The Domino’s hexacopter was demonstrated for reporters in Auckland on Thursday. The airborne pizza-delivery vehicle was developed in conjunction with Flirtey, a U.S.-based drone delivery company with a name The Drive assumes was taken from a failed dating app.

The DRU Drone, as it’s called, is made from a combination of aluminum, carbon fiber, and 3D-printed materials. When making a delivery, it lowers its precious pizza cargo to the ground via tether, thus presumably keeping hanxious customers from being sliced and diced by the propellers.

“We’ve always said that it doesn’t make sense to have a 2-ton machine delivering a 2-kg order,” Domino’s CEO Don Meij said, according to The Guardian. (That said, he didn’t stop his company from developing a custom-made pizza delivery car with a built-in warming oven.)

Assuming the company begins offering the service to customers in late 2016 as is the current plan, the pizza delivery drone should make Domino’s the first major company to offer commercial delivery via flying robot. But they’re hardly the only ones working on it; Amazon and Google, among numerous other companies, have been experimenting with the idea, and Flirtey has signed a deal with 7-11 to deliver items to customers in the near future.

Last year, New Zealand became one of the first nations on Earth to legalize commercial deliveries by drone. New Federal Aviation Administration regulations that go into effect on August 29th will clear the way for some forms of commercial flying robot delivery services here in the United States, but they will still be limited by rules such as a requirement that the drone remain within the operator’s sight at all times.

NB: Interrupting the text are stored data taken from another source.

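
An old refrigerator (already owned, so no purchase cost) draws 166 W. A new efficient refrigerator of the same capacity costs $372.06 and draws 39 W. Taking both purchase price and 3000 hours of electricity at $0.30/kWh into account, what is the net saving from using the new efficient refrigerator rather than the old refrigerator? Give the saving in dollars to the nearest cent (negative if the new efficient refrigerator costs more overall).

old refrigerator: $0.00 + (166/1000) kW × 3000 h × $0.30 = $0.00 + $149.4 = $149.4
new efficient refrigerator: $372.06 + (39/1000) kW × 3000 h × $0.30 = $372.06 + $35.1 = $407.16
Saving = $149.4 − $407.16 = −$257.76

-$257.76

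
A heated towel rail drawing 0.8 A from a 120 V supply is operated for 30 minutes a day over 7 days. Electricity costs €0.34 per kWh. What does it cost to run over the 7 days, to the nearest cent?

€0.11

Power = 0.8 A × 120 V = 96 W = 0.096 kW
Runtime = 30 min × 7 = 210 min = 3.5 h
Energy = 0.096 kW × 3.5 h = 0.336 kWh
Cost = 0.336 kWh × €0.34/kWh = €0.11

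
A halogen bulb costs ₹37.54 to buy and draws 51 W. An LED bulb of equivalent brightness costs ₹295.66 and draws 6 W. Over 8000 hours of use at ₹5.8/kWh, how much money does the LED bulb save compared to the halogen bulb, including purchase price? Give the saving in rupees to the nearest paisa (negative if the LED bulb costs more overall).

₹1829.88

halogen bulb: ₹37.54 + (51/1000) kW × 8000 h × ₹5.8 = ₹37.54 + ₹2366.4 = ₹2403.94
LED bulb: ₹295.66 + (6/1000) kW × 8000 h × ₹5.8 = ₹295.66 + ₹278.4 = ₹574.06
Saving = ₹2403.94 − ₹574.06 = ₹1829.88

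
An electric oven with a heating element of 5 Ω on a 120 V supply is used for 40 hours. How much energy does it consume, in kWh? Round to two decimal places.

115.20 kWh

Power = V²/R = 120²/5 = 2880 W = 2.88 kW
Energy = 2.88 kW × 40 h = 115.2 kWh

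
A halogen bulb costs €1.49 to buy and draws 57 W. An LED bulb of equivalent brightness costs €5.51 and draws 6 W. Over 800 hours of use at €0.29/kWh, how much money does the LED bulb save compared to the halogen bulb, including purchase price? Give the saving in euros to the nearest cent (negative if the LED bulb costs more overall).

halogen bulb: €1.49 + (57/1000) kW × 800 h × €0.29 = €1.49 + €13.224 = €14.714
LED bulb: €5.51 + (6/1000) kW × 800 h × €0.29 = €5.51 + €1.392 = €6.902
Saving = €14.714 − €6.902 = €7.812 → €7.81

€7.81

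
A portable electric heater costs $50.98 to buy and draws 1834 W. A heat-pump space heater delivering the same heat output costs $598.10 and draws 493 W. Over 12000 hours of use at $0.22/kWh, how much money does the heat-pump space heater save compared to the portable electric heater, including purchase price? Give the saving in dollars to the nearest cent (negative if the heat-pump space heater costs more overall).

$2993.12

portable electric heater: $50.98 + (1834/1000) kW × 12000 h × $0.22 = $50.98 + $4841.76 = $4892.74
heat-pump space heater: $598.10 + (493/1000) kW × 12000 h × $0.22 = $598.10 + $1301.52 = $1899.62
Saving = $4892.74 − $1899.62 = $2993.12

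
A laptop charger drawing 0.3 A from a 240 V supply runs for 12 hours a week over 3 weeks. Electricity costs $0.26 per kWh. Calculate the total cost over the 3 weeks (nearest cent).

Power = 0.3 A × 240 V = 72 W = 0.072 kW
Runtime = 12 h/week × 3 weeks = 36 h
Energy = 0.072 kW × 36 h = 2.592 kWh
Cost = 2.592 kWh × $0.26/kWh = $0.67

$0.67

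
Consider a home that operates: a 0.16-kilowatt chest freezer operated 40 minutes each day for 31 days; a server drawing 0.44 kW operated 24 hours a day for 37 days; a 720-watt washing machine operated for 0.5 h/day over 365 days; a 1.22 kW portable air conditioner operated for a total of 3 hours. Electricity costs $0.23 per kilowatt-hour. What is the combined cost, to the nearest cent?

chest freezer: Runtime = 40 min × 31 = 1240 min = 20.666666… h
chest freezer: 0.16 kW × 20.666666… h = 3.306666… kWh
server: Runtime = 24 h × 37 = 888 h
server: 0.44 kW × 888 h = 390.72 kWh
washing machine: Runtime = 0.5 h/day × 365 days = 182.5 h
washing machine: 0.72 kW × 182.5 h = 131.4 kWh
portable air conditioner: 1.22 kW × 3 h = 3.66 kWh
Total energy = 529.086666… kWh
Cost = 529.086666… × $0.23 = $121.69

$121.69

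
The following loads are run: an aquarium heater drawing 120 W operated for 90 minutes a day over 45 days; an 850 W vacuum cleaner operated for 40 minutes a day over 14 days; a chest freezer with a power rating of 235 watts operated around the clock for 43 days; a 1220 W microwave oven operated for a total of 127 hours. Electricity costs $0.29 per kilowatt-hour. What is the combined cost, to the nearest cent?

aquarium heater: Runtime = 90 min × 45 = 4050 min = 67.5 h
aquarium heater: 0.12 kW × 67.5 h = 8.1 kWh
vacuum cleaner: Runtime = 40 min × 14 = 560 min = 9.333333… h
vacuum cleaner: 0.85 kW × 9.333333… h = 7.933333… kWh
chest freezer: Runtime = 24 h × 43 = 1032 h
chest freezer: 0.235 kW × 1032 h = 242.52 kWh
microwave oven: 1.22 kW × 127 h = 154.94 kWh
Total energy = 413.493333… kWh
Cost = 413.493333… × $0.29 = $119.91

$119.91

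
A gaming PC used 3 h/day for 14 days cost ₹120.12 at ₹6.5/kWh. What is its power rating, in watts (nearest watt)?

440 W

Energy = ₹120.12 ÷ ₹6.5/kWh = 18.48 kWh
Runtime = 3 h/day × 14 days = 42 h
Power = 18.48 kWh ÷ 42 h = 0.44 kW = 440 W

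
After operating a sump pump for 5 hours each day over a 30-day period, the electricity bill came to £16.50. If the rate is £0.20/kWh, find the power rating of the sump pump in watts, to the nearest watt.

Energy = £16.50 ÷ £0.20/kWh = 82.5 kWh
Runtime = 5 h/day × 30 days = 150 h
Power = 82.5 kWh ÷ 150 h = 0.55 kW = 550 W

550 W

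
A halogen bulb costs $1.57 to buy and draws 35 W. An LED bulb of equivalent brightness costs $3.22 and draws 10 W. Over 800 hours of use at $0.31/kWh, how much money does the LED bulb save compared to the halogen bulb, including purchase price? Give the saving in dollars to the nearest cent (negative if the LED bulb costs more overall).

halogen bulb: $1.57 + (35/1000) kW × 800 h × $0.31 = $1.57 + $8.68 = $10.25
LED bulb: $3.22 + (10/1000) kW × 800 h × $0.31 = $3.22 + $2.48 = $5.7
Saving = $10.25 − $5.7 = $4.55

$4.55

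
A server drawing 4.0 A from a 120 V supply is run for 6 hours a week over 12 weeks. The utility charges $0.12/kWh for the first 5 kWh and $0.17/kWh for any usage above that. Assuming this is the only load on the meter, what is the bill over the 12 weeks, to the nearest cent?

$5.63

Power = 4.0 A × 120 V = 480 W = 0.48 kW
Runtime = 6 h/week × 12 weeks = 72 h
Energy = 0.48 kW × 72 h = 34.56 kWh
Tier 1 (0–5 kWh): 5 × $0.12 = $0.6
Above 5 kWh: 29.56 × $0.17 = $5.0252
Bill = $5.63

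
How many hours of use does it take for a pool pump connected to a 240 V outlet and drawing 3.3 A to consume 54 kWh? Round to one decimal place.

Power = 3.3 A × 240 V = 792 W = 0.792 kW
Hours = 54 kWh ÷ 0.792 kW = 68.2 h

68.2 h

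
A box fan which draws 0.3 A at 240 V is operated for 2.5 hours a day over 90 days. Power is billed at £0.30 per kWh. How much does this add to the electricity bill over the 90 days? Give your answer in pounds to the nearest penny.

£4.86

Power = 0.3 A × 240 V = 72 W = 0.072 kW
Runtime = 2.5 h/day × 90 days = 225 h
Energy = 0.072 kW × 225 h = 16.2 kWh
Cost = 16.2 kWh × £0.30/kWh = £4.86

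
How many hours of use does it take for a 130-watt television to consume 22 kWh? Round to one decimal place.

169.2 h

Hours = 22 kWh ÷ 0.13 kW = 169.2 h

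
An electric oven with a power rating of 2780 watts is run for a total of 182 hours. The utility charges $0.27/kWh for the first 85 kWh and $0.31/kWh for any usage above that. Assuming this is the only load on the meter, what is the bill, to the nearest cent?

Energy = 2.78 kW × 182 h = 505.96 kWh
Tier 1 (0–85 kWh): 85 × $0.27 = $22.95
Above 85 kWh: 420.96 × $0.31 = $130.4976
Bill = $153.45

$153.45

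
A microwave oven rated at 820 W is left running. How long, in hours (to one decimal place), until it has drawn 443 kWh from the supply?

540.2 h

Hours = 443 kWh ÷ 0.82 kW = 540.2 h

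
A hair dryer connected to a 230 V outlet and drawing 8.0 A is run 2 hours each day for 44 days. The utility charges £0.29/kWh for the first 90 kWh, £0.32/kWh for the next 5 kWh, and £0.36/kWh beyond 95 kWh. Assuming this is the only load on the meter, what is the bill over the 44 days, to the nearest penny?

£51.79

Power = 8.0 A × 230 V = 1840 W = 1.84 kW
Runtime = 2 h/day × 44 days = 88 h
Energy = 1.84 kW × 88 h = 161.92 kWh
Tier 1 (0–90 kWh): 90 × £0.29 = £26.1
Tier 2 (90–95 kWh): 5 × £0.32 = £1.6
Above 95 kWh: 66.92 × £0.36 = £24.0912
Bill = £51.79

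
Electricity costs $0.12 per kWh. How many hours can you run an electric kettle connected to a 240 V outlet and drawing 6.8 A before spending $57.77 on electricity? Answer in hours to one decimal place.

295.0 h

Power = 6.8 A × 240 V = 1632 W = 1.632 kW
Energy available = $57.77 ÷ $0.12/kWh = 481.4167 kWh
Hours = 481.4167 kWh ÷ 1.632 kW = 295.0 h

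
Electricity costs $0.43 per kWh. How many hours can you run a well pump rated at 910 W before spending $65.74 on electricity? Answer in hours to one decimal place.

Energy available = $65.74 ÷ $0.43/kWh = 152.8837 kWh
Hours = 152.8837 kWh ÷ 0.91 kW = 168.0 h

168.0 h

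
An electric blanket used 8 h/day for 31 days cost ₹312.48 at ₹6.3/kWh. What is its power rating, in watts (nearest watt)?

200 W

Energy = ₹312.48 ÷ ₹6.3/kWh = 49.6 kWh
Runtime = 8 h/day × 31 days = 248 h
Power = 49.6 kWh ÷ 248 h = 0.2 kW = 200 W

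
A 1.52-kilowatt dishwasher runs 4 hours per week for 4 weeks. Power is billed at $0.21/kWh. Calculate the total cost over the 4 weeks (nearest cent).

$5.11

Runtime = 4 h/week × 4 weeks = 16 h
Energy = 1.52 kW × 16 h = 24.32 kWh
Cost = 24.32 kWh × $0.21/kWh = $5.11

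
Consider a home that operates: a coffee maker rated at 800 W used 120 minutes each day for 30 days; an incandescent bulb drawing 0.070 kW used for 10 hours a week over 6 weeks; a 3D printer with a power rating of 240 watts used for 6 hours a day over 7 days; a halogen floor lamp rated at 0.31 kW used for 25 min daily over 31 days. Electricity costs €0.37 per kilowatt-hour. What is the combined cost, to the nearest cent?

coffee maker: Runtime = 120 min × 30 = 3600 min = 60 h
coffee maker: 0.8 kW × 60 h = 48 kWh
incandescent bulb: Runtime = 10 h/week × 6 weeks = 60 h
incandescent bulb: 0.07 kW × 60 h = 4.2 kWh
3D printer: Runtime = 6 h/day × 7 days = 42 h
3D printer: 0.24 kW × 42 h = 10.08 kWh
halogen floor lamp: Runtime = 25 min × 31 = 775 min = 12.916666… h
halogen floor lamp: 0.31 kW × 12.916666… h = 4.004166… kWh
Total energy = 66.284166… kWh
Cost = 66.284166… × €0.37 = €24.53

€24.53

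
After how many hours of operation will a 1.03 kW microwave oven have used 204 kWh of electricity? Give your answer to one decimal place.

Hours = 204 kWh ÷ 1.03 kW = 198.1 h

198.1 h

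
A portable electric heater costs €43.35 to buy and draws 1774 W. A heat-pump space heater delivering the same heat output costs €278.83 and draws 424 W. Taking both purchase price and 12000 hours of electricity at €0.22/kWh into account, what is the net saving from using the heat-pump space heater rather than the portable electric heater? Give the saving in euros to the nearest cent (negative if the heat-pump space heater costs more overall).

€3328.52

portable electric heater: €43.35 + (1774/1000) kW × 12000 h × €0.22 = €43.35 + €4683.36 = €4726.71
heat-pump space heater: €278.83 + (424/1000) kW × 12000 h × €0.22 = €278.83 + €1119.36 = €1398.19
Saving = €4726.71 − €1398.19 = €3328.52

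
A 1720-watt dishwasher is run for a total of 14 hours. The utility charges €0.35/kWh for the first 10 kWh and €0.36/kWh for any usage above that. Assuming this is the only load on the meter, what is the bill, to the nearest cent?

€8.57

Energy = 1.72 kW × 14 h = 24.08 kWh
Tier 1 (0–10 kWh): 10 × €0.35 = €3.5
Above 10 kWh: 14.08 × €0.36 = €5.0688
Bill = €8.57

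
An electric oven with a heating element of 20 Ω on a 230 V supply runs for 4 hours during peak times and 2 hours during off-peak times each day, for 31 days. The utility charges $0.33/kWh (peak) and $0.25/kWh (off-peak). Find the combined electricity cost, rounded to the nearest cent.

Power = V²/R = 230²/20 = 2645 W = 2.645 kW
Peak energy = 2.645 kW × 4 h × 31 = 327.98 kWh
Off-peak energy = 2.645 kW × 2 h × 31 = 163.99 kWh
Cost = 327.98 × $0.33 + 163.99 × $0.25 = $108.2334 + $40.9975 = $149.23

$149.23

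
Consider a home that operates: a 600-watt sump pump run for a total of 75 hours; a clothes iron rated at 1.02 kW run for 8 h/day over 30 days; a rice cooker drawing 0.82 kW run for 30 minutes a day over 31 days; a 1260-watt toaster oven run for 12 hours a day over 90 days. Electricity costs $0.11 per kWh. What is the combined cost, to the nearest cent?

$182.96

sump pump: 0.6 kW × 75 h = 45 kWh
clothes iron: Runtime = 8 h/day × 30 days = 240 h
clothes iron: 1.02 kW × 240 h = 244.8 kWh
rice cooker: Runtime = 30 min × 31 = 930 min = 15.5 h
rice cooker: 0.82 kW × 15.5 h = 12.71 kWh
toaster oven: Runtime = 12 h/day × 90 days = 1080 h
toaster oven: 1.26 kW × 1080 h = 1360.8 kWh
Total energy = 1663.31 kWh
Cost = 1663.31 × $0.11 = $182.96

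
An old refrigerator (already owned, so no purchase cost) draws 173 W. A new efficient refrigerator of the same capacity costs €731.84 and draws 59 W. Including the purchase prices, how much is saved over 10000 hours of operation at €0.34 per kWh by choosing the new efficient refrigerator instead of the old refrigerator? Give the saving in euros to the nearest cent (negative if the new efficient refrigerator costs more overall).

old refrigerator: €0.00 + (173/1000) kW × 10000 h × €0.34 = €0.00 + €588.2 = €588.2
new efficient refrigerator: €731.84 + (59/1000) kW × 10000 h × €0.34 = €731.84 + €200.6 = €932.44
Saving = €588.2 − €932.44 = −€344.24

-€344.24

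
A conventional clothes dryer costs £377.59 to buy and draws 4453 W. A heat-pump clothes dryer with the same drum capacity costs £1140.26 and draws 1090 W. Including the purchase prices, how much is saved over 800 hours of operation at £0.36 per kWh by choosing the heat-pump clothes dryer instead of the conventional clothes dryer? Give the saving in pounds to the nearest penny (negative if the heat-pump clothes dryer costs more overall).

£205.87

conventional clothes dryer: £377.59 + (4453/1000) kW × 800 h × £0.36 = £377.59 + £1282.464 = £1660.054
heat-pump clothes dryer: £1140.26 + (1090/1000) kW × 800 h × £0.36 = £1140.26 + £313.92 = £1454.18
Saving = £1660.054 − £1454.18 = £205.874 → £205.87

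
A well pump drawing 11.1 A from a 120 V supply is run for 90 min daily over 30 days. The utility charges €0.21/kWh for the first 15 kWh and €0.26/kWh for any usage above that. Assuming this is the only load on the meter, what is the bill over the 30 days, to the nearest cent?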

While bringing pies to the skies is a new development in the War on Healthy Eating, the flying pizza robot isn’t the first instance of Domino’s launching an autonomous delivery vehicle in the Pacific Rim. Earlier this year, the brand revealed a wheeled pizza delivery robot in Australia capable of traveling more than 12 miles on a charge. That autonomous pizza carrier was also dubbed DRU, which technically stands for “Domino’s Robotic Unit.”  We anxiously await the arrival of the shape-shifting liquid-metal DRU-1000.